There may be various genre tags per song, separated by a "|". So we need to convert them to lists...

In [None]:
# convert genre ids to list
songs['genre_ids'] = songs['genre_ids'].map(lambda x: [int(y) for y in str(x).split('|')] if not pd.isnull(x) else [])

In [None]:
# get unique list of genre ids
genres = songs['genre_ids'].values.tolist()
genres = [j for i in genres for j in i]
genres = list(set(genres))

In [None]:
# number of unique genres
numGenres = len(genres)
print("There are %s unique genres." %numGenres)

In [None]:
# init genre similarity matrix S and genre score list
S = np.zeros((numGenres,numGenres))
scores = np.zeros((numGenres,))

In [None]:
# read user listening data
listen = pd.read_csv(dataPath + 'train.csv')

In [None]:
# we only consider songs with target 1
listen = listen[listen['target'] == 1]
listen = listen[['msno','song_id']] # we don't need the rest

In [None]:
# join the two datasets
songs.set_index('song_id', inplace=True)
df = listen.join(songs, how="left", on="song_id")
df.dropna(axis=0,inplace=True) # drop anything with missing data

Now we can construct the genre similarity matrix. For each user, we update genre scores (+1 if this user liked this genre) and the co-occurrence in S for each possible pair of the genres this user liked. This is a bit slow...

In [None]:
# group by user and process groups
for user, frame in df.groupby('msno'):
    userGenres = frame['genre_ids'].values.tolist() # get all the genres liked by this user
    userGenres = [j for i in userGenres for j in i] # convert to a single list
    userGenres = set(list(userGenres)) # take only unique values

    for aGenre in userGenres: # increase genre score
        m = genres.index(aGenre) 
        scores[m] += 1

    combs = itertools.combinations(userGenres, 2) # increase co-occurrence scores in matrix S
    for comb in combs:
        S[genres.index(comb[0]),genres.index(comb[1])] += 1
        S[genres.index(comb[1]),genres.index(comb[0])] += 1

Now, we create the graph using networkx

In [None]:
G = nx.Graph()

In [None]:
for g in genres: # add nodes
    G.add_node(g)

In [None]:
for i,gI in enumerate(genres): # add edges
    for j,gJ in enumerate(genres):
        if gJ >= gI:
            continue
        if S[i][j] > 0:
            G.add_edge(gI,gJ,weight=S[i][j])

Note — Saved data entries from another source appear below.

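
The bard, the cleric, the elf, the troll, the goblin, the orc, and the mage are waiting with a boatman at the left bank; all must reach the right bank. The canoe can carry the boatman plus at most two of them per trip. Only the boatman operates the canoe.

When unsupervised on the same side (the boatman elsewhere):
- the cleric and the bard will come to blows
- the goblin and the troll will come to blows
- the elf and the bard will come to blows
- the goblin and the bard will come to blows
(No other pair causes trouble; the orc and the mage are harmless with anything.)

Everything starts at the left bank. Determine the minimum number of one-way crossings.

7

Counting alone: the boatman can take at most 2 across per trip to the right bank, so moving all 7 needs at least 4 loaded trips out, with a return between consecutive ones — at least 7 crossings.
The plan below uses exactly 7 crossings, so it is optimal:
1. Boatman goes to the right bank with the bard and the troll.  [the left bank: the cleric, the elf, the goblin, the mage, the orc | the right bank: the bard, the troll]
2. Boatman goes back to the left bank alone.  [the left bank: the cleric, the elf, the goblin, the mage, the orc | the right bank: the bard, the troll]
3. Boatman goes to the right bank with the mage and the orc.  [the left bank: the cleric, the elf, the goblin | the right bank: the bard, the mage, the orc, the troll]
4. Boatman goes back to the left bank alone.  [the left bank: the cleric, the elf, the goblin | the right bank: the bard, the mage, the orc, the troll]
5. Boatman goes to the right bank with the cleric and the elf.  [the left bank: the goblin | the right bank: the bard, the cleric, the elf, the mage, the orc, the troll]
6. Boatman goes back to the left bank with the bard.  [the left bank: the bard, the goblin | the right bank: the cleric, the elf, the mage, the orc, the troll]
7. Boatman goes to the right bank with the bard and the goblin.  [the left bank: — | the right bank: the bard, the cleric, the elf, the goblin, the mage, the orc, the troll]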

There are a lot of nodes, which have a score that is very low or zero (only the label appears, no red circle) and are not connected to any other nodes. These are genres which do not or very infrequently appear in the training data with target = 1. So let's remove all nodes with score < 1000 and see if the graph looks better if we only consider very "popular" genres...

In [None]:
# filter out nodes with score < 1000
nodeList = [x for i,x in enumerate(genres) if scores[i] > 1000]
G2 = G.subgraph(nodeList)
nodeSizes = [0.1 * x for x in scores if x > 1000]

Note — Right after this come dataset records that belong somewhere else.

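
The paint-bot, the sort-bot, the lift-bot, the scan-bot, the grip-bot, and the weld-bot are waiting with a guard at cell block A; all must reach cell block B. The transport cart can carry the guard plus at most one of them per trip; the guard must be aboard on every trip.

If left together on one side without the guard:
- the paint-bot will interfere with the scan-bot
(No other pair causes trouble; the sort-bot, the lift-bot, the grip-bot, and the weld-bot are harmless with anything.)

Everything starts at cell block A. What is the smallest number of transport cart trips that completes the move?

11

Counting alone: the guard can take at most 1 across per trip to cell block B, so moving all 6 needs at least 6 loaded trips out, with a return between consecutive ones — at least 11 crossings.
The plan below uses exactly 11 crossings, so it is optimal:
1. Guard goes to cell block B with the paint-bot.  [cell block A: the grip-bot, the lift-bot, the scan-bot, the sort-bot, the weld-bot | cell block B: the paint-bot]
2. Guard goes back to cell block A alone.  [cell block A: the grip-bot, the lift-bot, the scan-bot, the sort-bot, the weld-bot | cell block B: the paint-bot]
3. Guard goes to cell block B with the sort-bot.  [cell block A: the grip-bot, the lift-bot, the scan-bot, the weld-bot | cell block B: the paint-bot, the sort-bot]
4. Guard goes back to cell block A alone.  [cell block A: the grip-bot, the lift-bot, the scan-bot, the weld-bot | cell block B: the paint-bot, the sort-bot]
5. Guard goes to cell block B with the lift-bot.  [cell block A: the grip-bot, the scan-bot, the weld-bot | cell block B: the lift-bot, the paint-bot, the sort-bot]
6. Guard goes back to cell block A alone.  [cell block A: the grip-bot, the scan-bot, the weld-bot | cell block B: the lift-bot, the paint-bot, the sort-bot]
7. Guard goes to cell block B with the grip-bot.  [cell block A: the scan-bot, the weld-bot | cell block B: the grip-bot, the lift-bot, the paint-bot, the sort-bot]
8. Guard goes back to cell block A alone.  [cell block A: the scan-bot, the weld-bot | cell block B: the grip-bot, the lift-bot, the paint-bot, the sort-bot]
9. Guard goes to cell block B with the weld-bot.  [cell block A: the scan-bot | cell block B: the grip-bot, the lift-bot, the paint-bot, the sort-bot, the weld-bot]
10. Guard goes back to cell block A alone.  [cell block A: the scan-bot | cell block B: the grip-bot, the lift-bot, the paint-bot, the sort-bot, the weld-bot]
11. Guard goes to cell block B with the scan-bot.  [cell block A: — | cell block B: the grip-bot, the lift-bot, the paint-bot, the scan-bot, the sort-bot, the weld-bot]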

We can now draw the graph using a spectral layout (I found this is one works best). Nodes connected by strong edges should appear close to each other and weakly connected nodes should be isolated.

In [None]:
nx.draw_spectral(G2, with_labels=True, node_size=nodeSizes, alpha=0.2, width=0.1, random_state=1985) # draw the new graph
plt.show() # there are some warnings that seem to come from nx interacting with matplotlib

We can see a bunch of things (you will need to zoom around a bit):
*  genre-Ids 2107, 423 and 798 are very disconnected - meaning users listening to them don't tend to listen to other genres
* 465 and 458 are two very popular genres which also co-appear a lot (I bet these are "rock" and "pop") and are very connected to other genres
* 451 is related to them but a bit less "popular" (is it a coincidence that they start with a 4?)
* some more rather "disconnected" genres are 1180, 1572, 275, 1287 and 726
* inside the strongly connected area, there seem to be some subgroups, i.e. 451+465+458, 2022+1259, 444+437+1609+139 etc...

It would be interesting to see if this info helps in a recommendation system for the cold-start cases.

This is my first ever kaggle kernel and I am glad for any feedback.